Saturday, January 12, 2008

Climate Audit

Steve McIntyre has posted this commentary about his blog Climate Audit. In it, he expresses his concerns about the management of his website and the difficulties posed by the range of topics and commentary it attracts. It is a cogent assessment of the problems faced in seeking to understand the complexities inherent in questions about the dynamics of the climate system, some guidance for how to self-educate and the difficulties in hosting a forum for discussion on such a divisive topic. Among his points:
  • we should not assume that all specialists are wrong
  • but neither are they infallible
  • specialists have a responsibility to communicate to general audiences
  • the IPCC has done a poor job of bridging the gap between specialist and general audiences
  • no one is an expert in all areas of a complex, dynamic problem
Climate Audit is among the best of the blogs that focus on science and policy.
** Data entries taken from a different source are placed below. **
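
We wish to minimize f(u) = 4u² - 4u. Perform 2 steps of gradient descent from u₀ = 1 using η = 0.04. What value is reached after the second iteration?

f′(u) = 8u - 4
u₁ = 1 − 0.04·4 = 0.84
u₂ = 0.84 − 0.04·2.72 = 0.7312

0.7312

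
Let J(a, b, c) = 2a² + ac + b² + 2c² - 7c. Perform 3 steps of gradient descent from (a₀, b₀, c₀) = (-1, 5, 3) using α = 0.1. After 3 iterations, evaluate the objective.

∇J = (4a + c, 2b, a + 4c - 7)
Step 1: at (-1, 5, 3), ∇J = (-1, 10, 4) → (-1, 5, 3) − 0.1·(-1, 10, 4) = (-0.9, 4, 2.6)
Step 2: at (-0.9, 4, 2.6), ∇J = (-1, 8, 2.5) → (-0.9, 4, 2.6) − 0.1·(-1, 8, 2.5) = (-0.8, 3.2, 2.35)
Step 3: at (-0.8, 3.2, 2.35), ∇J = (-0.85, 6.4, 1.6) → (-0.8, 3.2, 2.35) − 0.1·(-0.85, 6.4, 1.6) = (-0.715, 2.56, 2.19)
J(-0.715, 2.56, 2.19) = 0.2724

0.2724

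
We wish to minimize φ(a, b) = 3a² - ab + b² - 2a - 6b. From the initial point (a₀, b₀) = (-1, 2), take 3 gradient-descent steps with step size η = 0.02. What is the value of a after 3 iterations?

∇φ = (6a - b - 2, -a + 2b - 6)
(a₁, b₁) = (-1, 2) − 0.02·(-10, -1) = (-0.8, 2.02)
(a₂, b₂) = (-0.8, 2.02) − 0.02·(-8.82, -1.16) = (-0.6236, 2.0432)
(a₃, b₃) = (-0.6236, 2.0432) − 0.02·(-7.7848, -1.29) = (-0.467904, 2.069)
a = -0.467904

-0.467904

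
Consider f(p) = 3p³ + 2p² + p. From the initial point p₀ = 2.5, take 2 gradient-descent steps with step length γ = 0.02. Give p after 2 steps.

f′(p) = 9p² + 4p + 1
p₁ = 2.5 − 0.02·67.25 = 1.155
p₂ = 1.155 − 0.02·17.626225 = 0.8024755

0.8024755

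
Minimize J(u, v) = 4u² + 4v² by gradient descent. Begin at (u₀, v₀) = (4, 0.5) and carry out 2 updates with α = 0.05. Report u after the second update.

1.44

∇J = (8u, 8v)
Step 1: at (4, 0.5), ∇J = (32, 4) → (4, 0.5) − 0.05·(32, 4) = (2.4, 0.3)
Step 2: at (2.4, 0.3), ∇J = (19.2, 2.4) → (2.4, 0.3) − 0.05·(19.2, 2.4) = (1.44, 0.18)
u = 1.44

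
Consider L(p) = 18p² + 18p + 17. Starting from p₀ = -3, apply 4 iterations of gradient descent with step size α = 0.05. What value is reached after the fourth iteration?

L′(p) = 36p + 18
p₁ = -3 − 0.05·(-90) = 1.5
p₂ = 1.5 − 0.05·72 = -2.1
p₃ = -2.1 − 0.05·(-57.6) = 0.78
p₄ = 0.78 − 0.05·46.08 = -1.524

-1.524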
Its posts are informative, it has a focus where it excels and the discussion is both lively and well moderated.
The continued need for such blogs and recognition of the inherent uncertainty of climate change is further re-enforced by the latest findings about ice sheets persisting even during past periods of exceptional warmth, something current climate projections neither predict nor can account for.
Climate science is a developing field. If you are risk-willing, it is premature to make any public policy decisions premised on such nascent information. If you are risk-adverse, the infancy of the field is irrelevant to the convenient support it lends to your dogma.
As Climate Audit shows, dispelling the myths and exposing the inaccuracies, imprecision and uncertainties of the science is not a simple nor a quick process. Neither is it necessarily well-accepted by those fellows of the fraternity whose work is de-frocked by an audit of their methodology and/or ideology.

As this post illustrates, some blogs are particularly obtuse and hypocritical in their reaction to those who have the temerity to question the veracity of the priesthood.